London-based Key Travel, for example, opened an office Philadelphia in 2013 with just two people and has since grown to 65.
As a bonus on the U.K. trip, the mayor and his girlfriend, Letty Santarelli, were able to watch the Eagles-Jaguars game at Wembley Stadium in London from box seats paid by the Philadelphia Convention and Visitors Bureau, whose funding comes almost exclusively from visitors paying the city hotel tax. (Two of Kenney’s deputies plus another guest also went to the game. The total cost for the five tickets: $1,503.)
Kenney said that while Santarelli accompanied him to Ireland and Britain, taxpayers did not foot her bill. “We paid for everything for her,” he said.
The mayor said he and the city officials were out of the hotel before 8 a.m. every day, with a packed schedule of meetings. “It wasn’t a vacation,” he said.

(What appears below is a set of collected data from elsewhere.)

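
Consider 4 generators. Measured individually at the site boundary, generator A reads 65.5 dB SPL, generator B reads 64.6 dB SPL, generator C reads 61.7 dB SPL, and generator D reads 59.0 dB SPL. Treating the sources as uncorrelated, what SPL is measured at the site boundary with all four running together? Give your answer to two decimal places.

Incoherent sources sum as intensities:
L_total = 10·log₁₀(10^(65.5/10) + 10^(64.6/10) + 10^(61.7/10) + 10^(59.0/10)) = 10·log₁₀(8706000) = 69.40 dB SPL.

69.40 dB SPL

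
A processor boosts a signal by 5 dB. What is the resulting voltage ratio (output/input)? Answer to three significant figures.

Voltage ratio = 10^(dB/20).
10^(5/20) = 10^(0.2500) = 1.78.

1.78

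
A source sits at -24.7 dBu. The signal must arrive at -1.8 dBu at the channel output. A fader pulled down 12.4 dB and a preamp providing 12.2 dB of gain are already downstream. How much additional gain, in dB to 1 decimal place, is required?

23.1 dB

The required make-up gain is the shortfall in the dB sum.
G = -1.8 − (-24.7) + 12.4 − 12.2 = 23.1 dB.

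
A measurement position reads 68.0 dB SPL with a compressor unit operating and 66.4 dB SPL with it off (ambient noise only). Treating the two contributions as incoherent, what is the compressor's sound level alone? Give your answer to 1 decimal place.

62.9 dB SPL

Background correction is a power subtraction:
L_src = 10·log₁₀(10^(68.0/10) − 10^(66.4/10)) = 10·log₁₀(1944000) = 62.9 dB SPL.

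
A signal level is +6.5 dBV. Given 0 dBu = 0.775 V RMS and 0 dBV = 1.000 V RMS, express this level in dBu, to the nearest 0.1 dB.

+8.7 dBu

The offset between the scales is 20·log₁₀(0.775/1.000) = −2.214 dB.
So dBu = +6.5 + 2.214 = +8.7 dBu.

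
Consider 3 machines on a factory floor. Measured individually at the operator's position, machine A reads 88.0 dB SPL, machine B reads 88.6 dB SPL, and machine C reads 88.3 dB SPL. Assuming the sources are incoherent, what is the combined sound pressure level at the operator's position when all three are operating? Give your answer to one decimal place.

Incoherent sources sum as intensities:
L_total = 10·log₁₀(10^(88.0/10) + 10^(88.6/10) + 10^(88.3/10)) = 10·log₁₀(2031000000) = 93.1 dB SPL.

93.1 dB SPL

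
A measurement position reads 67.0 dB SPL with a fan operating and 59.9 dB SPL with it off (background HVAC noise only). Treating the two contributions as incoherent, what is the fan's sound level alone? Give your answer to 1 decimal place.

Subtract intensities: L_src = 10·log₁₀(10^(L_total/10) − 10^(L_bg/10)).
L_src = 10·log₁₀(10^(67.0/10) − 10^(59.9/10)) = 10·log₁₀(4035000) = 66.1 dB SPL.

66.1 dB SPL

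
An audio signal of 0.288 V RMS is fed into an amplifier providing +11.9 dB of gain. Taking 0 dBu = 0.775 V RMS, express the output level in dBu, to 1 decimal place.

Input level: 20·log₁₀(0.288/0.775) = -8.60 dBu.
Output: -8.60 + 11.9 = +3.3 dBu.

+3.3 dBu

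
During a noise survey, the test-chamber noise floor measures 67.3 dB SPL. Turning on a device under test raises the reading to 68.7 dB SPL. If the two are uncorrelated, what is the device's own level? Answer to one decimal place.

Remove the background by subtracting linear intensities:
L_src = 10·log₁₀(10^(68.7/10) − 10^(67.3/10)) = 10·log₁₀(2043000) = 63.1 dB SPL.

63.1 dB SPL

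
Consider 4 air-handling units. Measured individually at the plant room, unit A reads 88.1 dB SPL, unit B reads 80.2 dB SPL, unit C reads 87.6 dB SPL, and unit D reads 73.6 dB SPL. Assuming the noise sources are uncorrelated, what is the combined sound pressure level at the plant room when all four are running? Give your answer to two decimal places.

Uncorrelated sources add in intensity (power), not in dB.
L_total = 10·log₁₀(10^(88.1/10) + 10^(80.2/10) + 10^(87.6/10) + 10^(73.6/10)) = 10·log₁₀(1349000000) = 91.30 dB SPL.

91.30 dB SPL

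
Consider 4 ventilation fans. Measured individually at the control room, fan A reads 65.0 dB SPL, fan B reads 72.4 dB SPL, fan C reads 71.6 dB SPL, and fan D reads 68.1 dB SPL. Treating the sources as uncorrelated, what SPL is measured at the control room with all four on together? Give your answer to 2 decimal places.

Incoherent sources sum as intensities:
L_total = 10·log₁₀(10^(65.0/10) + 10^(72.4/10) + 10^(71.6/10) + 10^(68.1/10)) = 10·log₁₀(41450000) = 76.18 dB SPL.

76.18 dB SPL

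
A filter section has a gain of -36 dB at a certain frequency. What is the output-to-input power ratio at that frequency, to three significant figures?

Power ratio = 10^(dB/10).
10^(-36/10) = 10^(-3.600) = 0.000251.

0.000251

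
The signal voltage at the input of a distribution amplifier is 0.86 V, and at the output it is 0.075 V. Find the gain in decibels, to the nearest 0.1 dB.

-21.2 dB

Voltage is an amplitude quantity, so gain = 20·log₁₀(V_out/V_in).
20·log₁₀(0.075/0.86) = 20·log₁₀(0.08721) = -21.2 dB.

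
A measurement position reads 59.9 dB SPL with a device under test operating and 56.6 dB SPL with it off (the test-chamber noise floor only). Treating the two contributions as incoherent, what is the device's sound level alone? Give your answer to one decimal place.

57.2 dB SPL

Subtract intensities: L_src = 10·log₁₀(10^(L_total/10) − 10^(L_bg/10)).
L_src = 10·log₁₀(10^(59.9/10) − 10^(56.6/10)) = 10·log₁₀(520100) = 57.2 dB SPL.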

At the Eagles game, Kenney met with London Mayor Sadiq Aman Khan. The two mayors share similar progressive political and policy views on immigration and other matters.
In addition to the travel, taxpayers also paid $3,266 for gifts to the dignitaries visited abroad, including paperweights with the city seal, leather coasters, and Eagles jerseys.
During both the Nutter and Kenney administrations, city officials have used a fund kept by Select Greater Philadelphia, an economic-development branch of the Greater Philadelphia Chamber of Commerce, for travel. That money, however, is taxpayer money. The city provides about $200,000 a year to Select, of which about $35,000 is budgeted for international missions.
Kenney said spending taxpayer money on trade missions is a good investment because getting companies to expand here grows the city’s tax base.
Swartz, of the Commerce Department, said that smaller cities, such as Boston and Wichita, have been traveling overseas too, competing for the same business Philadelphia is trying to recruit.
“We have got to go and open these doors, or the world will leave us behind,” Swartz said.